Azure AI Vision spatial analysis was designed with compliance, privacy, and security in mind, however, the customer is responsible for its use and the implementation of this technology. For example, it is your responsibility to:

  • Install and position cameras in your locations, and in doing so take care to avoid sensitive areas and limit collection of data not needed by Spatial Analysis.

  • Inform people in your locations with conspicuous disclosure about use of video data and use of AI.

  • Comply with all applicable laws and regulations in your jurisdiction.

Each of Microsoft's customers has a different environment and space occupants, and some jurisdictions may have special laws enacted, such as CCTV-related rules and/or licensing requirements or prohibiting use of cameras in sensitive areas. Before using spatial analysis, you must have all the proper rights to use your cameras and video images, including, where required, the necessary consent from individuals for the use of processing images to generate insights in compliance with the laws and regulations of your jurisdiction.

Data and privacy for spatial analysis

Spatial analysis runs in a container customers deploy on an edge compute device. The container runs a pipeline that ingests video frames, detects people in the video, tracks the people as they move around over time, and generates AI insights as people interact with regions of interest. The customer directs where the AI insights are stored. For example, AI insights can flow to the cloud via Azure IoT Hub or Event Grid.

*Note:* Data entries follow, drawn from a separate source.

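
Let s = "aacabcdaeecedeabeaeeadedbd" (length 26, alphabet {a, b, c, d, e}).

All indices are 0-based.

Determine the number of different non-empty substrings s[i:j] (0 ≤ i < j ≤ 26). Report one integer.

sorted suffixes:
  #0 SA[0]=0  'aacabcdaeecedeabeaeeadedbd'
  #1 SA[1]=3  'abcdaeecedeabeaeeadedbd'
  #2 SA[2]=14  'abeaeeadedbd'
  #3 SA[3]=1  'acabcdaeecedeabeaeeadedbd'
  #4 SA[4]=20  'adedbd'
  #5 SA[5]=17  'aeeadedbd'
  #6 SA[6]=7  'aeecedeabeaeeadedbd'
  #7 SA[7]=4  'bcdaeecedeabeaeeadedbd'
  #8 SA[8]=24  'bd'
  #9 SA[9]=15  'beaeeadedbd'
  #10 SA[10]=2  'cabcdaeecedeabeaeeadedbd'
  #11 SA[11]=5  'cdaeecedeabeaeeadedbd'
  #12 SA[12]=10  'cedeabeaeeadedbd'
  #13 SA[13]=25  'd'
  #14 SA[14]=6  'daeecedeabeaeeadedbd'
  #15 SA[15]=23  'dbd'
  #16 SA[16]=12  'deabeaeeadedbd'
  #17 SA[17]=21  'dedbd'
  #18 SA[18]=13  'eabeaeeadedbd'
  #19 SA[19]=19  'eadedbd'
  #20 SA[20]=16  'eaeeadedbd'
  #21 SA[21]=9  'ecedeabeaeeadedbd'
  #22 SA[22]=22  'edbd'
  #23 SA[23]=11  'edeabeaeeadedbd'
  #24 SA[24]=18  'eeadedbd'
  #25 SA[25]=8  'eecedeabeaeeadedbd'

SA = [0, 3, 14, 1, 20, 17, 7, 4, 24, 15, 2, 5, 10, 25, 6, 23, 12, 21, 13, 19, 16, 9, 22, 11, 18, 8]
i: (SA[i-1],SA[i]) lcp shared
  1: (0,3) 1 'a'
  2: (3,14) 2 'ab'
  3: (14,1) 1 'a'
  4: (1,20) 1 'a'
  5: (20,17) 1 'a'
  6: (17,7) 3 'aee'
  7: (7,4) 0 ''
  8: (4,24) 1 'b'
  9: (24,15) 1 'b'
  10: (15,2) 0 ''
  11: (2,5) 1 'c'
  12: (5,10) 1 'c'
  13: (10,25) 0 ''
  14: (25,6) 1 'd'
  15: (6,23) 1 'd'
  16: (23,12) 1 'd'
  17: (12,21) 2 'de'
  18: (21,13) 0 ''
  19: (13,19) 2 'ea'
  20: (19,16) 2 'ea'
  21: (16,9) 1 'e'
  22: (9,22) 1 'e'
  23: (22,11) 2 'ed'
  24: (11,18) 1 'e'
  25: (18,8) 2 'ee'

n(n+1)/2 = 26·27/2 = 351
Σ LCP = 0 + 1 + 2 + 1 + 1 + 1 + 3 + 0 + 1 + 1 + 0 + 1 + 1 + 0 + 1 + 1 + 1 + 2 + 0 + 2 + 2 + 1 + 1 + 2 + 1 + 2 = 29
distinct = 351 − 29 = 322

322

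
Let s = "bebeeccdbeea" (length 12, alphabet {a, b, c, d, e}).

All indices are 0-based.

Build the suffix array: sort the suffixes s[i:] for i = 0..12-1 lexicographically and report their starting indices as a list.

[11, 0, 8, 2, 5, 6, 7, 10, 1, 4, 9, 3]

sorted suffixes:
  #0 SA[0]=11  'a'
  #1 SA[1]=0  'bebeeccdbeea'
  #2 SA[2]=8  'beea'
  #3 SA[3]=2  'beeccdbeea'
  #4 SA[4]=5  'ccdbeea'
  #5 SA[5]=6  'cdbeea'
  #6 SA[6]=7  'dbeea'
  #7 SA[7]=10  'ea'
  #8 SA[8]=1  'ebeeccdbeea'
  #9 SA[9]=4  'eccdbeea'
  #10 SA[10]=9  'eea'
  #11 SA[11]=3  'eeccdbeea'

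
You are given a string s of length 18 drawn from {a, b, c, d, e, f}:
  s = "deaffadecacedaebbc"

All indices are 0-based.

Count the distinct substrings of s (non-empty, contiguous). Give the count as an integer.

rank→(start, suffix):
  0 → (9, 'acedaebbc')
  1 → (5, 'adecacedaebbc')
  2 → (13, 'aebbc')
  3 → (2, 'affadecacedaebbc')
  4 → (15, 'bbc')
  5 → (16, 'bc')
  6 → (17, 'c')
  7 → (8, 'cacedaebbc')
  8 → (10, 'cedaebbc')
  9 → (12, 'daebbc')
  10 → (0, 'deaffadecacedaebbc')
  11 → (6, 'decacedaebbc')
  12 → (1, 'eaffadecacedaebbc')
  13 → (14, 'ebbc')
  14 → (7, 'ecacedaebbc')
  15 → (11, 'edaebbc')
  16 → (4, 'fadecacedaebbc')
  17 → (3, 'ffadecacedaebbc')

SA = [9, 5, 13, 2, 15, 16, 17, 8, 10, 12, 0, 6, 1, 14, 7, 11, 4, 3]
i: (SA[i-1],SA[i]) lcp shared
  1: (9,5) 1 'a'
  2: (5,13) 1 'a'
  3: (13,2) 1 'a'
  4: (2,15) 0 ''
  5: (15,16) 1 'b'
  6: (16,17) 0 ''
  7: (17,8) 1 'c'
  8: (8,10) 1 'c'
  9: (10,12) 0 ''
  10: (12,0) 1 'd'
  11: (0,6) 2 'de'
  12: (6,1) 0 ''
  13: (1,14) 1 'e'
  14: (14,7) 1 'e'
  15: (7,11) 1 'e'
  16: (11,4) 0 ''
  17: (4,3) 1 'f'

n(n+1)/2 = 18·19/2 = 171
Σ LCP = 0 + 1 + 1 + 1 + 0 + 1 + 0 + 1 + 1 + 0 + 1 + 2 + 0 + 1 + 1 + 1 + 0 + 1 = 13
distinct = 171 − 13 = 158

158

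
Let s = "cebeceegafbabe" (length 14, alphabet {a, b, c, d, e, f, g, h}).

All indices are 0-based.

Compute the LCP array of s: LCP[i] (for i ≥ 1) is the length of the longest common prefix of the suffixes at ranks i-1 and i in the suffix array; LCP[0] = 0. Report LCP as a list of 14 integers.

sorted suffixes:
  #0 SA[0]=11  'abe'
  #1 SA[1]=8  'afbabe'
  #2 SA[2]=10  'babe'
  #3 SA[3]=12  'be'
  #4 SA[4]=2  'beceegafbabe'
  #5 SA[5]=0  'cebeceegafbabe'
  #6 SA[6]=4  'ceegafbabe'
  #7 SA[7]=13  'e'
  #8 SA[8]=1  'ebeceegafbabe'
  #9 SA[9]=3  'eceegafbabe'
  #10 SA[10]=5  'eegafbabe'
  #11 SA[11]=6  'egafbabe'
  #12 SA[12]=9  'fbabe'
  #13 SA[13]=7  'gafbabe'

SA = [11, 8, 10, 12, 2, 0, 4, 13, 1, 3, 5, 6, 9, 7]
i: (SA[i-1],SA[i]) lcp shared
  1: (11,8) 1 'a'
  2: (8,10) 0 ''
  3: (10,12) 1 'b'
  4: (12,2) 2 'be'
  5: (2,0) 0 ''
  6: (0,4) 2 'ce'
  7: (4,13) 0 ''
  8: (13,1) 1 'e'
  9: (1,3) 1 'e'
  10: (3,5) 1 'e'
  11: (5,6) 1 'e'
  12: (6,9) 0 ''
  13: (9,7) 0 ''

[0, 1, 0, 1, 2, 0, 2, 0, 1, 1, 1, 1, 0, 0]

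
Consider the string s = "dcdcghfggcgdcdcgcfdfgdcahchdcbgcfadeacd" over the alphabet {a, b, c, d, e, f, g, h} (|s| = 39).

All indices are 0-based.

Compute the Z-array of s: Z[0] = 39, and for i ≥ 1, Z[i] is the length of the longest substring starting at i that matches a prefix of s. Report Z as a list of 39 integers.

Z[0]=39
i=1: outside box; Z[1]=0
i=2: outside box; Z[2]=2 extend→box=[2,4)
i=3: min(r-i=1, Z[1]=0)=0; Z[3]=0
i=4: outside box; Z[4]=0
i=5: outside box; Z[5]=0
i=6: outside box; Z[6]=0
i=7: outside box; Z[7]=0
i=8: outside box; Z[8]=0
i=9: outside box; Z[9]=0
i=10: outside box; Z[10]=0
i=11: outside box; Z[11]=5 extend→box=[11,16)
i=12: min(r-i=4, Z[1]=0)=0; Z[12]=0
i=13: min(r-i=3, Z[2]=2)=2; Z[13]=2
i=14: min(r-i=2, Z[3]=0)=0; Z[14]=0
i=15: min(r-i=1, Z[4]=0)=0; Z[15]=0
i=16: outside box; Z[16]=0
i=17: outside box; Z[17]=0
i=18: outside box; Z[18]=1 extend→box=[18,19)
i=19: outside box; Z[19]=0
i=20: outside box; Z[20]=0
i=21: outside box; Z[21]=2 extend→box=[21,23)
i=22: min(r-i=1, Z[1]=0)=0; Z[22]=0
i=23: outside box; Z[23]=0
i=24: outside box; Z[24]=0
i=25: outside box; Z[25]=0
i=26: outside box; Z[26]=0
i=27: outside box; Z[27]=2 extend→box=[27,29)
i=28: min(r-i=1, Z[1]=0)=0; Z[28]=0
i=29: outside box; Z[29]=0
i=30: outside box; Z[30]=0
i=31: outside box; Z[31]=0
i=32: outside box; Z[32]=0
i=33: outside box; Z[33]=0
i=34: outside box; Z[34]=1 extend→box=[34,35)
i=35: outside box; Z[35]=0
i=36: outside box; Z[36]=0
i=37: outside box; Z[37]=0
i=38: outside box; Z[38]=1 extend→box=[38,39)

[39, 0, 2, 0, 0, 0, 0, 0, 0, 0, 0, 5, 0, 2, 0, 0, 0, 0, 1, 0, 0, 2, 0, 0, 0, 0, 0, 2, 0, 0, 0, 0, 0, 0, 1, 0, 0, 0, 1]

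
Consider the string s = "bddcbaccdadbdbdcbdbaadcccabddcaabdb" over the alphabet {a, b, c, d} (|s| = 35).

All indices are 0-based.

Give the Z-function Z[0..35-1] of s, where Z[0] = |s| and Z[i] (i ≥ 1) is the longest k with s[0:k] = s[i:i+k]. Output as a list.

Z[0]=35
i=1: i≥r, start 0; Z[1]=0
i=2: i≥r, start 0; Z[2]=0
i=3: i≥r, start 0; Z[3]=0
i=4: i≥r, start 0; Z[4]=1 extend→box=[4,5)
i=5: i≥r, start 0; Z[5]=0
i=6: i≥r, start 0; Z[6]=0
i=7: i≥r, start 0; Z[7]=0
i=8: i≥r, start 0; Z[8]=0
i=9: i≥r, start 0; Z[9]=0
i=10: i≥r, start 0; Z[10]=0
i=11: i≥r, start 0; Z[11]=2 extend→box=[11,13)
i=12: min(r-i=1, Z[1]=0)=0; Z[12]=0
i=13: i≥r, start 0; Z[13]=2 extend→box=[13,15)
i=14: min(r-i=1, Z[1]=0)=0; Z[14]=0
i=15: i≥r, start 0; Z[15]=0
i=16: i≥r, start 0; Z[16]=2 extend→box=[16,18)
i=17: min(r-i=1, Z[1]=0)=0; Z[17]=0
i=18: i≥r, start 0; Z[18]=1 extend→box=[18,19)
i=19: i≥r, start 0; Z[19]=0
i=20: i≥r, start 0; Z[20]=0
i=21: i≥r, start 0; Z[21]=0
i=22: i≥r, start 0; Z[22]=0
i=23: i≥r, start 0; Z[23]=0
i=24: i≥r, start 0; Z[24]=0
i=25: i≥r, start 0; Z[25]=0
i=26: i≥r, start 0; Z[26]=4 extend→box=[26,30)
i=27: min(r-i=3, Z[1]=0)=0; Z[27]=0
i=28: min(r-i=2, Z[2]=0)=0; Z[28]=0
i=29: min(r-i=1, Z[3]=0)=0; Z[29]=0
i=30: i≥r, start 0; Z[30]=0
i=31: i≥r, start 0; Z[31]=0
i=32: i≥r, start 0; Z[32]=2 extend→box=[32,34)
i=33: min(r-i=1, Z[1]=0)=0; Z[33]=0
i=34: i≥r, start 0; Z[34]=1 extend→box=[34,35)

[35, 0, 0, 0, 1, 0, 0, 0, 0, 0, 0, 2, 0, 2, 0, 0, 2, 0, 1, 0, 0, 0, 0, 0, 0, 0, 4, 0, 0, 0, 0, 0, 2, 0, 1]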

a deployment architecture for the spatial analysis container

What data does the spatial analysis container process?

Spatial analysis containers process the following types of data:

  • Video frames - Video streams from cameras deployed in the environment. The video data is processed in memory, in real time, on the edge device to generate the AI insights. Spatial analysis does not store this data on the edge device or send it to the cloud unless the customer specifically enables the VideoRecorder operator. When the VideoRecorder operator is enabled it can save video frames locally to the edge device or upload them to Azure Storage.

  • AI insights - This is the event data output by the operators that describes an inferred event. Event data includes data such as time stamp, location of detected people, and event type. For example, the PersonCrossingLine operator can be configured to output an AI insight every time someone is detected crossing a designated line. Details on all supported AI insights can be found in AI Operations Output.

  • Configuration data - Configuration data is pushed from Azure IoT Hub to the spatial analysis container when the customer sets up the container.

How does the spatial analysis container process data?

Spatial analysis processes data as instructed by the customer to provide the service.

When the developer configures the spatial analysis container, they provide information necessary to stream video from their cameras and configured zones for each camera. After the spatial analysis container is configured, it will continuously stream and process video frames.

Spatial analysis detects and tracks people's movements in the video feed based on algorithms that identify the presence of one or more humans. The algorithms generate events based on the specific operator that's enabled. For example, PersonCrossingZone generates an event when a person moves in or out of designated zones in the camera's field of view and outputs the coordinates of the person's body into a bounding box. For each bounding box movement detected in a camera zone, the AI skill output inference data includes the following:

  • Bounding box coordinates of person's body

  • Event type (for example, zone entry or exit, directional line crossing)

  • Bounding box coordinate of the location of person’s face and face mask detection result

  • Pseudonymous identifier to track the bounding box

  • Confidence score for the detection

The AI inferencing requires only images to be streamed from customer's cameras. No video data leaves the premises and no video data is stored on the edge unless specifically configured using the VideoRecorder operator. The AI data inferencing is performed locally in memory on the edge device without storing video footage. The data inferencing occurs near real-time.

The AI insight data is then sent to a message hub, like Azure IoT Hub for further processing. The developer can connect it with their custom application using Azure Web Apps, Power Platform, or whatever services they want.

Security for customers' data

Security of customer data is a shared responsibility.

Details on the security model of Azure AI containers, like the spatial analysis container can be found here - Azure AI container security. Additionally, the spatial analysis container deploys using Azure IoT Edge. Details on securing Azure IoT Edge can be found here - Security standards for Azure IoT Edge.

Azure services like Azure IoT Hub and Azure Event Grid have implemented and will maintain appropriate technical and organizational measures to protect customer data in the cloud.

You are responsible for securing and maintaining the equipment and infrastructure required to operate spatial analysis containers located on your premises, such as your edge device, network and video feeds from your cameras.